Now to back track, when mother broke her hip the first time, she had a rude awakening with male nurses at the hospital. Mother had been in good health and except for hospital visits to have my sister and me she had not been in the hospital until the first hip break.  She was not used to this whole male nurse concept and would NOT let them do any personal care for her at all.  This continued when she moved in to the assisted living.  Jeff was a great nurse and mother liked him a lot, but she would not let him assist her in going to the bathroom or getting dressed.  This went on for a few months and finally she accepted Jeff and allowed him to provide whatever assistance she needed.  She and Jeff are great pals now! Thus, I thought she was over the “man thing.”

Back to my story, last week I rode up on the elevator with Charles so I took the opportunity to ask him about mother.  I said “Charles, does my mom give you a hard time in the mornings?”

“Oh, yes, maam.” he answered. “She sure does sometimes, but it’s alright.  I don’t pay any attention to it.”

“Well, I know she can be pretty grouchy in the morning. I am sorry if she is hateful or hard to deal with.” I said.

He laughed and said, “Oh yes, just this morning I said, “Miss Ruth, it’s time to get up” and she said “Oh go to  Hell.”  But later she was nice. Don’t worry about it. I don’t. ”

Then yesterday morning Mother refused her early morning meds.  Those meds, given first thing each morning are crucial to her having a good day.  In fact, they are given very early, so they will have time to kick in and have some effect by breakfast time.

Unfortunately, in the world of long-term care, at least here in the state where we live, residents do have the right to refuse their meds.  It doesn’t matter whether they are deemed to be competent or not, if a resident refuses, the staff cannot force the issue.  Ah, but the daughter can!

I was immersed in a project.  It was late morning, but I was still in my night gown, working diligently on my computer. I needed to get the project DONE.  I was hoping for no distractions that day.  But then the phone rang.  Mom’s private caregiver was calling.
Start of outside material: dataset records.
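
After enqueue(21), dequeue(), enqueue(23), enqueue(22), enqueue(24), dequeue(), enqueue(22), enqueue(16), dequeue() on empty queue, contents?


enqueue(21) -> [21]
dequeue() returns 21 -> []
enqueue(23) -> [23]
enqueue(22) -> [23, 22]
enqueue(24) -> [23, 22, 24]
dequeue() returns 23 -> [22, 24]
enqueue(22) -> [22, 24, 22]
enqueue(16) -> [22, 24, 22, 16]
dequeue() returns 22 -> [24, 22, 16]
Final queue (front to back): [24, 22, 16]


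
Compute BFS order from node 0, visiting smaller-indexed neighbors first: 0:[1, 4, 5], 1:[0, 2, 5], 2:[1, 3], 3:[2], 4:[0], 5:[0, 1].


BFS queue: start with [0]
Visit order: [0, 1, 4, 5, 2, 3]


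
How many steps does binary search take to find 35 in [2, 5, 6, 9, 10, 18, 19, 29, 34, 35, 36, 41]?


Search for 35:
[0,11] mid=5 arr[5]=18
[6,11] mid=8 arr[8]=34
[9,11] mid=10 arr[10]=36
[9,9] mid=9 arr[9]=35
Total: 4 comparisons


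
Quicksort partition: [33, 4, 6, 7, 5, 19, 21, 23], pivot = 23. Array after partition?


Elements <= 23 go left of pivot.
Result: [4, 6, 7, 5, 19, 21, 23, 33], pivot at index 6


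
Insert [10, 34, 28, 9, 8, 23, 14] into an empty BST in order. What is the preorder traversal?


Root = 10; build tree by BST insertion.
Preorder traversal: [10, 9, 8, 34, 28, 23, 14]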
When she arrived she had noticed that Mother was having extreme difficulty moving, and was more confused than usual.   Mother was visibly trembling and the caregiver alerted the nurse. The nurse informed her about Mother refusing her meds and she called me.   I threw on some clothes and off to the assisted living I sped.
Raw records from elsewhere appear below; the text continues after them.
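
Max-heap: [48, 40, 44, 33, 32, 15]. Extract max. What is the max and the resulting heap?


Max = 48
Replace root with last, heapify down
Resulting heap: [44, 40, 15, 33, 32]


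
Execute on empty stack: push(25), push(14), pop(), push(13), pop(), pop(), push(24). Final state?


push(25) -> [25]
push(14) -> [25, 14]
pop() returns 14 -> [25]
push(13) -> [25, 13]
pop() returns 13 -> [25]
pop() returns 25 -> []
push(24) -> [24]
Final stack (bottom to top): [24]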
I strode in to Mother’s room, NOT a happy camper.  I said, “You cannot refuse those morning meds. Those are the meds that help get you established for the day.  They are very important.  And you whine to me that you want to feel better, well you will feel WAY worse if you don’t take those pills.”

She frowned at me and denied that she had refused her meds. I told her I knew better and that she had better listen to me. She NEEDED those pills.  Then she began talking and within the words that made little sense I heard something about “that man” and suddenly I realized it was probably Charles who was with her at early morning med time.

“Mother, did you refuse those pills because you don’t like Charles? Is that what this is about?  I don’t care whether you like him or NOT, I don’t care if you don’t like it that he is a man, I don’t care if you don’t like it because he is Black,  you need to take those pills.  It is not at all about the person giving you the pills, it’s about the good those pills do for you!”  I was darn angry!

Mother looked at me then and said quite clearly. “It’s not that I don’t like him, it’s that I don’t like your relationship. You know I don’t approve of such things. I never have. You know that.”

What? Are you kidding me??  A relationship???   With Charles??? Good grief!  But now it all made sense – those comments about a date, about that man. She somehow thought I was having a “relationship” with Charles and she was correct. She would not ever have approved of such a thing.

After I recovered from the shock, after I assured mother I was not having a relationship with ANY MAN other than my husband, and after I again made it clear she was NOT to refuse those meds, I left the assisted living and called my sister to tell her the news.  She laughed and laughed and laughed – said I had made her day.   I’m so glad I could be helpful.